六階は、未だに詳細不明だが上半身人間の巨大な女王アリがいるようだ。攻略はできていないが、目撃情報はすでに入手されている。


「それで、スケルトンロードっていうのは、どうなんですか?」

「うん、手強いよ。アンデットというのは性質上、物理的な小細工が通用しづらいのだ。我々の世界のコトワリの外にいるものは、この世界のルールに則って相手をせざるを得ない」

「ゲームブックの思うツボですね」

「悔しいが、な」


今の世界と共通するものについては、生態について想像出来る事から、いくら強力なモノでも対処しやすい。

でもゲーム特有の、魔法生物だとか命のない魔物だとかは常識が通用しない分、面倒である。例えば件のアンデットならば、初めから「呼吸をしない」し「心臓も動いていない」のだ。

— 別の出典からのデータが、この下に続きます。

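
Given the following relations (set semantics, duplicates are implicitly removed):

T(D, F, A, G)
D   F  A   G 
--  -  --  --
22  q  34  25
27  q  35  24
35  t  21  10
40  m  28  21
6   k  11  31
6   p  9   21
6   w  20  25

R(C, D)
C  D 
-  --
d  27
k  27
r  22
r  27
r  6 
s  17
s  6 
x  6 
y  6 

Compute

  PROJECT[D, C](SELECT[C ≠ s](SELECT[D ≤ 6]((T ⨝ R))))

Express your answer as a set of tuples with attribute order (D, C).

Natural join on D: {(22, q, 34, 25, r), (27, q, 35, 24, d), (27, q, 35, 24, k), (27, q, 35, 24, r), (6, k, 11, 31, r), (6, k, 11, 31, s), (6, k, 11, 31, x), (6, k, 11, 31, y), (6, p, 9, 21, r), (6, p, 9, 21, s), (6, p, 9, 21, x), (6, p, 9, 21, y), (6, w, 20, 25, r), (6, w, 20, 25, s), (6, w, 20, 25, x), (6, w, 20, 25, y)}
σ[D ≤ 6]: keep tuples satisfying D ≤ 6 → {(6, k, 11, 31, r), (6, k, 11, 31, s), (6, k, 11, 31, x), (6, k, 11, 31, y), (6, p, 9, 21, r), (6, p, 9, 21, s), (6, p, 9, 21, x), (6, p, 9, 21, y), (6, w, 20, 25, r), (6, w, 20, 25, s), (6, w, 20, 25, x), (6, w, 20, 25, y)}
σ[C ≠ s]: keep tuples satisfying C ≠ s → {(6, k, 11, 31, r), (6, k, 11, 31, x), (6, k, 11, 31, y), (6, p, 9, 21, r), (6, p, 9, 21, x), (6, p, 9, 21, y), (6, w, 20, 25, r), (6, w, 20, 25, x), (6, w, 20, 25, y)}
Keep only column(s) D, C (6 duplicate(s) eliminated): {(6, r), (6, x), (6, y)}

{(6, r), (6, x), (6, y)}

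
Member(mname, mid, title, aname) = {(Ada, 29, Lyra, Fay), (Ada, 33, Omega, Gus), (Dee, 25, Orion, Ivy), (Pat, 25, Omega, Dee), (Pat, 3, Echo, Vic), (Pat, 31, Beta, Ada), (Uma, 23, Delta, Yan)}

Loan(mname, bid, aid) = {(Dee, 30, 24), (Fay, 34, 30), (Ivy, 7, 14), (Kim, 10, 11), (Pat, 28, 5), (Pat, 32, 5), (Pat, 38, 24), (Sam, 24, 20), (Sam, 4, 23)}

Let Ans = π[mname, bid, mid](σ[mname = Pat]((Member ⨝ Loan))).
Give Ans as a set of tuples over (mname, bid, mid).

{(Pat, 28, 25), (Pat, 28, 3), (Pat, 28, 31), (Pat, 32, 25), (Pat, 32, 3), (Pat, 32, 31), (Pat, 38, 25), (Pat, 38, 3), (Pat, 38, 31)}

Member ⋈ Loan (natural join on mname): {(Dee, 25, Orion, Ivy, 30, 24), (Pat, 25, Omega, Dee, 28, 5), (Pat, 25, Omega, Dee, 32, 5), (Pat, 25, Omega, Dee, 38, 24), (Pat, 3, Echo, Vic, 28, 5), (Pat, 3, Echo, Vic, 32, 5), (Pat, 3, Echo, Vic, 38, 24), (Pat, 31, Beta, Ada, 28, 5), (Pat, 31, Beta, Ada, 32, 5), (Pat, 31, Beta, Ada, 38, 24)}
σ[mname = Pat]: keep tuples satisfying mname = Pat → {(Pat, 25, Omega, Dee, 28, 5), (Pat, 25, Omega, Dee, 32, 5), (Pat, 25, Omega, Dee, 38, 24), (Pat, 3, Echo, Vic, 28, 5), (Pat, 3, Echo, Vic, 32, 5), (Pat, 3, Echo, Vic, 38, 24), (Pat, 31, Beta, Ada, 28, 5), (Pat, 31, Beta, Ada, 32, 5), (Pat, 31, Beta, Ada, 38, 24)}
Projecting to mname, bid, mid: {(Pat, 28, 25), (Pat, 28, 3), (Pat, 28, 31), (Pat, 32, 25), (Pat, 32, 3), (Pat, 32, 31), (Pat, 38, 25), (Pat, 38, 3), (Pat, 38, 31)}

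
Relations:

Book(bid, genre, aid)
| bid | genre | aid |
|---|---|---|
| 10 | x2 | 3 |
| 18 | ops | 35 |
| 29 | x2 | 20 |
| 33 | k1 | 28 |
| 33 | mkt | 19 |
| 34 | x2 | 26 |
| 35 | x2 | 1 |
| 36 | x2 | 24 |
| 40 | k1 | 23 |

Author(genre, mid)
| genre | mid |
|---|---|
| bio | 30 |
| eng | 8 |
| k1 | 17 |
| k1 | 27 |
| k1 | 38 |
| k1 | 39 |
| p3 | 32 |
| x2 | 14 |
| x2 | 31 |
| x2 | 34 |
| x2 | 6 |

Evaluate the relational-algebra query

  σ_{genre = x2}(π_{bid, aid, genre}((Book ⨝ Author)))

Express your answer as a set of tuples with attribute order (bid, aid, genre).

{(10, 3, x2), (29, 20, x2), (34, 26, x2), (35, 1, x2), (36, 24, x2)}

Book ⋈ Author (natural join on genre): {(10, x2, 3, 14), (10, x2, 3, 31), (10, x2, 3, 34), (10, x2, 3, 6), (29, x2, 20, 14), (29, x2, 20, 31), (29, x2, 20, 34), (29, x2, 20, 6), (33, k1, 28, 17), (33, k1, 28, 27), (33, k1, 28, 38), (33, k1, 28, 39), (34, x2, 26, 14), (34, x2, 26, 31), (34, x2, 26, 34), (34, x2, 26, 6), (35, x2, 1, 14), (35, x2, 1, 31), (35, x2, 1, 34), (35, x2, 1, 6), (36, x2, 24, 14), (36, x2, 24, 31), (36, x2, 24, 34), (36, x2, 24, 6), (40, k1, 23, 17), (40, k1, 23, 27), (40, k1, 23, 38), (40, k1, 23, 39)}
Keep only column(s) bid, aid, genre (21 duplicate(s) eliminated): {(10, 3, x2), (29, 20, x2), (33, 28, k1), (34, 26, x2), (35, 1, x2), (36, 24, x2), (40, 23, k1)}
σ[genre = x2]: keep tuples satisfying genre = x2 → {(10, 3, x2), (29, 20, x2), (34, 26, x2), (35, 1, x2), (36, 24, x2)}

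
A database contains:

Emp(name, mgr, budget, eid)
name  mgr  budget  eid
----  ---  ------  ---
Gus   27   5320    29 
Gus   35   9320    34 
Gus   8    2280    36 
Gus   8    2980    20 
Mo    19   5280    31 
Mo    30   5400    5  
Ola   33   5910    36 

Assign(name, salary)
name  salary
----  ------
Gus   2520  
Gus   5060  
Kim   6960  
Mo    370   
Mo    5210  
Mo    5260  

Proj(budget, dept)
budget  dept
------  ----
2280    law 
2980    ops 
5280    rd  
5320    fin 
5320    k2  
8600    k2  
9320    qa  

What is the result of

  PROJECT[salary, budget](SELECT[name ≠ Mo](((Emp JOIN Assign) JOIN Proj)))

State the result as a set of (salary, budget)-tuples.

{(2520, 2280), (2520, 2980), (2520, 5320), (2520, 9320), (5060, 2280), (5060, 2980), (5060, 5320), (5060, 9320)}

Natural join on name: {(Gus, 27, 5320, 29, 2520), (Gus, 27, 5320, 29, 5060), (Gus, 35, 9320, 34, 2520), (Gus, 35, 9320, 34, 5060), (Gus, 8, 2280, 36, 2520), (Gus, 8, 2280, 36, 5060), (Gus, 8, 2980, 20, 2520), (Gus, 8, 2980, 20, 5060), (Mo, 19, 5280, 31, 370), (Mo, 19, 5280, 31, 5210), (Mo, 19, 5280, 31, 5260), (Mo, 30, 5400, 5, 370), (Mo, 30, 5400, 5, 5210), (Mo, 30, 5400, 5, 5260)}
Natural join on budget: {(Gus, 27, 5320, 29, 2520, fin), (Gus, 27, 5320, 29, 2520, k2), (Gus, 27, 5320, 29, 5060, fin), (Gus, 27, 5320, 29, 5060, k2), (Gus, 35, 9320, 34, 2520, qa), (Gus, 35, 9320, 34, 5060, qa), (Gus, 8, 2280, 36, 2520, law), (Gus, 8, 2280, 36, 5060, law), (Gus, 8, 2980, 20, 2520, ops), (Gus, 8, 2980, 20, 5060, ops), (Mo, 19, 5280, 31, 370, rd), (Mo, 19, 5280, 31, 5210, rd), (Mo, 19, 5280, 31, 5260, rd)}
Apply σ_{name ≠ Mo}; surviving tuples: {(Gus, 27, 5320, 29, 2520, fin), (Gus, 27, 5320, 29, 2520, k2), (Gus, 27, 5320, 29, 5060, fin), (Gus, 27, 5320, 29, 5060, k2), (Gus, 35, 9320, 34, 2520, qa), (Gus, 35, 9320, 34, 5060, qa), (Gus, 8, 2280, 36, 2520, law), (Gus, 8, 2280, 36, 5060, law), (Gus, 8, 2980, 20, 2520, ops), (Gus, 8, 2980, 20, 5060, ops)}
π[salary, budget]: project onto (salary, budget) (2 duplicate(s) eliminated) → {(2520, 2280), (2520, 2980), (2520, 5320), (2520, 9320), (5060, 2280), (5060, 2980), (5060, 5320), (5060, 9320)}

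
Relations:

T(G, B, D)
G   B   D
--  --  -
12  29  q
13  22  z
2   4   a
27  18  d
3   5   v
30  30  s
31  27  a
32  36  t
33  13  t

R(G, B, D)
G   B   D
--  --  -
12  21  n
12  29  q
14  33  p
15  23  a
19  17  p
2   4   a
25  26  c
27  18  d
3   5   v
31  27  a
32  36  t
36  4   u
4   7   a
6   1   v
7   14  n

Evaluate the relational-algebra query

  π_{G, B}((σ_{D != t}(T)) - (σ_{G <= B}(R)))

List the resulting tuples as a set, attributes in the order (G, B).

σ[D != t]: keep tuples satisfying D != t → {(12, 29, q), (13, 22, z), (2, 4, a), (27, 18, d), (3, 5, v), (30, 30, s), (31, 27, a)}
σ[G <= B]: keep tuples satisfying G <= B → {(12, 21, n), (12, 29, q), (14, 33, p), (15, 23, a), (2, 4, a), (25, 26, c), (3, 5, v), (32, 36, t), (4, 7, a), (7, 14, n)}
Taking the difference: {(13, 22, z), (27, 18, d), (30, 30, s), (31, 27, a)}
π[G, B]: project onto (G, B) → {(13, 22), (27, 18), (30, 30), (31, 27)}

{(13, 22), (27, 18), (30, 30), (31, 27)}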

勝利条件から考え直す必要がある、どうすれば無力化できるんだ。バラバラにしたら良いのか?であるとするならば、どれくらいの大きさに刻めば良いのか。

まぁ一事が万事、そんな調子であるから、そう言ったゲーム特有のモノは、博士は特に嫌がっている。


「世の中、わからんモノが一番怖い」


そういう博士に、それはそんなものなのかもな、と思ったのだった。



……



五階のボスに対する作戦会議を行おうと、各班のリーダーが呼び出された。

今度はしっかり話を聞こう、そう思って努めて真面目に座しているところに、大きな声が飛び込んだ。


「報告!五階のボスがいなくなっているぞ!」


息を切らせて、赤い顔の男がやって来た。あの顔は、三班の偵察者だったかな。名前は知らない。ガリオスが男に歩み寄り、問いただした。


「いない!?確かか?」

「ああ、探索したが隠れても居ない。姿を隠したというよりも、すでに倒されていた。という方が可能性が高いと思う」

「そうか……討伐したものがいると言う事か」


ガリオスの目線が博士に向かう、と博士は頭を横に振った。


「いや。この一週間は、どこからも討伐の連絡は受けていない」

「ならスケルトンロードを、単独パーティで撃破する。そんなやつがいたという事か。それも、俺たちの知らないやつが。」

「イレギュラーだな」


話は、単純に労せずボスを素通りできてラッキーとはならないようだ。ああでもない、こうでもない、とガリオスと博士が話し合っている。しばらくすると他の班のリーダー達の間でも、何やら相談会が始まった。


割とアウェイな俺は話に入れず、エリート集団を眺めていると、隣の男から声がかけられた。高校野球を思わせる、背の低い坊主の男だ、九班の班長だったかな。


「なぁ、兄さん。ガニラ戦の時凄かったな!あれは固有スキルなのか?」

「えっ?あ、そうみたい。固有スキル魔法形状変化(SR)の応用と言うか……」

「うおぉ!良いなぁSRスキル!俺ってNランクのスキルしか無いんだよなぁ。ああー羨ましい!」


もう一回見せてくれよ、とせがまれたが、さすがに形式上は会議中なので断った。隣の男と話しているうちに、どうやら話はまとまったようだ。


ひとまずは、今のうちにボス部屋を抜けて六階に辿り着き、そこでキャンプをする事に決定した。今回のダンジョン攻略、全く順調ではあるのだが、どこか気になるところが残るのだった。